Loin de se douter qu’il était devenu la cible de la jalousie d’un livreur de journaux, Crowley déambulait dans les allées de la petite supérette proprette, surveillé par le géant rivé à sa caisse. Le policier dénicha enfin de quoi mettre à exécution le plan BTK (Bazardage, Triage et Kérosène). Il prit un petit bidon d’essence et muni de son achat, s’approcha de la caisse. Il y ajouta une boîte d’allumettes et déposa le tout devant le vendeur muet.


– Bonjour, euh… Goliath, fit-il en jetant un coup d’œil au badge épinglé à l’imposante poitrine.

N’obtenant qu’un vague grognement, il s’empressa de poursuivre :

– Chouette boutique ! Vous ne devez pas vous y ennuyer !

Le géant se contenta de scanner le bidon d’essence. Crowley avisa alors le bac à surgelés près de lui. Il souleva le couvercle et en retira deux Cornettos qu’il plaça devant la caisse.

– Un peu de sucre, ça ne fait jamais de mal, pas vrai, vieux ?

Seul un regard menaçant lui répondit. Alors qu’il s’apprêtait à payer et à filer sans demander son reste, un jeune homme tout en blondeur se glissa près du géant et lui offrit son plus affable sourire.

– Oh, vous devez être notre nouveau capitaine de police ! Nous avons rarement de vols ici !

– On se demande bien pourquoi… répondit Crowley en passant sa carte bancaire dans le lecteur qui afficha un « paiement refusé ».

Le géant fit craquer les jointures de ses mains. Crowley prit son air le plus aimable.

– Elle un peu de mal à s’habituer à l’air marin, fit-il tout en frottant la carte récalcitrante contre sa manche, avant de réessayer la manipulation et d’obtenir le même résultat.


Cette fois-ci, le géant fit craquer les os de son cou. Tout en s’excusant, Crowley attrapa son téléphone et consulta son compte courant : six mois de suspension et ses récentes dépenses avaient plongé ses finances dans le dernier cercle du découvert.


– Écoutez, commença-t-il, ma carte ne parvient pas à s’acclimater au Pays de Galles… la traversée de frontière, vous comprenez… Alors si vous pouviez me faire une petite, minuscule faveur…

Le géant s’apprêta à faire un geste vers lui, mais son associé le retint par l’avant-bras. Il se pencha vers Crowley. Son sourire marchand se changea en un rictus truand.

– Au Petit Géant, nous n’avons pas l’habitude de négocier et nous exigeons toujours les paiements des sommes dues…
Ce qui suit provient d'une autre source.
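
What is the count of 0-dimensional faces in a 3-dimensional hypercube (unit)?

f_0(3-cube) = (3 choose 0) · 2^3 = 8.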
Le géant parut sur le point d’ouvrir la bouche mais son compère lui cloua le bec d’un regard assassin.

– Payez ou nous saurons vous retrouver.


L’arrivée du vendeur de tapis, son roquet sur les talons, offrit une porte de sortie à Crowley. Tout en bénissant les dieux gallois d’avoir placé le moustachu sur son chemin, et tout en évitant le chien s’attaquant déjà au bas de son pantalon, Crowley se saisit de ses articles et s’enfuit de la supérette. Brown lui adressa un grand signe de la main et lui cria de passer une bonne journée. Il se tourna ensuite vers le jeune vendeur, prénommé David, pour lui demander s’il avait renouvelé le stock de raisins secs, ingrédient indispensable pour préparer des Welsh cakes.